The Hearing Officer stated that “legal loopholes” are inherently part of the law, and their application cannot give rise to an artificially created state of affairs any more than the application of any other part of Australian law. Furthermore, it was held that a fundamental property of law is that it is presumed to be known in its full extent, by all in society. Hence, there is no room for a discovery in the patentable sense within the realm of the laws of Australia. Additionally, it was held that all citizens are expected to obey the full range of law and therefore it is not appropriate to grant specific parties monopoly rights over certain aspects of Australian law.
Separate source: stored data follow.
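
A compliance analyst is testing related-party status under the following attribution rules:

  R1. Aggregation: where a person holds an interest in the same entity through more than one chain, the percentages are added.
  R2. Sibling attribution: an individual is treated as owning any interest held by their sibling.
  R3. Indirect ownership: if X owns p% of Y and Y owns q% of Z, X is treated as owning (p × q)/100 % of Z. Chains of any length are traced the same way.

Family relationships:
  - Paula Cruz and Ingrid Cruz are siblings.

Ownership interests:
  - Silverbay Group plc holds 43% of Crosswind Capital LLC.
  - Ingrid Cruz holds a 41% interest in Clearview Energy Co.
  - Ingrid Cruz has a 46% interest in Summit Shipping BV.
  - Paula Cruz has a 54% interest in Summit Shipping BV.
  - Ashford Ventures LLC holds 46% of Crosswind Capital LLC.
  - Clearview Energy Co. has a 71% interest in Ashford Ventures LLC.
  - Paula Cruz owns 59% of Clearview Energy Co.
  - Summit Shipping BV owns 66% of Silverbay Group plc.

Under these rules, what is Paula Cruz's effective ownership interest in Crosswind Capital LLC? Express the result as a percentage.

By sibling attribution (R2), Paula Cruz is treated as also owning Ingrid Cruz's interest in Summit Shipping BV, giving 54% + 46% = 100%.
By sibling attribution (R2), Paula Cruz is treated as also owning Ingrid Cruz's interest in Clearview Energy Co, giving 59% + 41% = 100%.
Chain via Summit Shipping BV → Silverbay Group plc (R3): 100% × 66% × 43% = 28.38% of Crosswind Capital LLC.
Chain via Clearview Energy Co. → Ashford Ventures LLC (R3): 100% × 71% × 46% = 32.66% of Crosswind Capital LLC.
Aggregating (R1): 28.38% + 32.66% = 61.04%.

61.04%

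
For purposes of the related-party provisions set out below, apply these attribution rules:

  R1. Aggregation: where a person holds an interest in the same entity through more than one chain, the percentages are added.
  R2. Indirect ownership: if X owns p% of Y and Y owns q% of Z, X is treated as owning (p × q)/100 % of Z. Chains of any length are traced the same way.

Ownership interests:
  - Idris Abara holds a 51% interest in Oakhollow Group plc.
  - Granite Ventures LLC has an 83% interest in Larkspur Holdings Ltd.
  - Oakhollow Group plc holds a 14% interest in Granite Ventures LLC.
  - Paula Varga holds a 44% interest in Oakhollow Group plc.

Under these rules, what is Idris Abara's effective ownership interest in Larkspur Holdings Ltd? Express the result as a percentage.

Chain via Oakhollow Group plc → Granite Ventures LLC (R2): 51% × 14% × 83% = 5.9262% of Larkspur Holdings Ltd.

5.9262%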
The Hearing Officer stated that “The law is for the populace at large; it is not for the use of one individual to the exclusion of all others who desire to follow the law”. On this basis, the Hearing Officer revoked the innovation patent. An appeal has been lodged.

Ramifications of Stephen John Grant Case for Patentees

Assuming that the reasoning of the Hearing Officer in the Stephen John Grant case is not overturned on appeal, it follows that objections are likely to be raised in relation to patent applications that attempt to establish a monopoly over a particular aspect of Australian law. It also follows that the Patent Office is now more likely to object that a business method-type invention is not for a ‘manner of manufacture’ if the invention is not defined in a manner that is capable of technological implementation. However, in many cases it may be possible to amend the patent specification to overcome such objections, particularly if the patent specification discloses a technological system for implementing the invention.

1.  Refer to U.S Patent No. 5,797,127 (a system for determining a price of an option to buy an airline ticket), U.S. Patent No. 5,960,411 (“one-click” method of placing a purchase order; the Amazon “one-click” patent), Australian Patent No. 712,925 (a smart-card based loyalty system), Australian Patent No. 733,969 (a conditional purchase offer management system).
2.  Stephen John Grant [2004] APO (26 May 2004).
3.  Australian Innovation Patent No. 2003100074.
4.  National Research Development Corporation (NRDC) v Commissioner of Patents (1959) 102 CLR 252.
5.  CCOM Pty Ltd v Jeijing Pty Ltd (1994) 51 FCR 260 in which it was stated that “The NRDC case … requires a mode or manner of achieving an end result which is an artificially created state of affairs of utility in the field of economic endeavour”.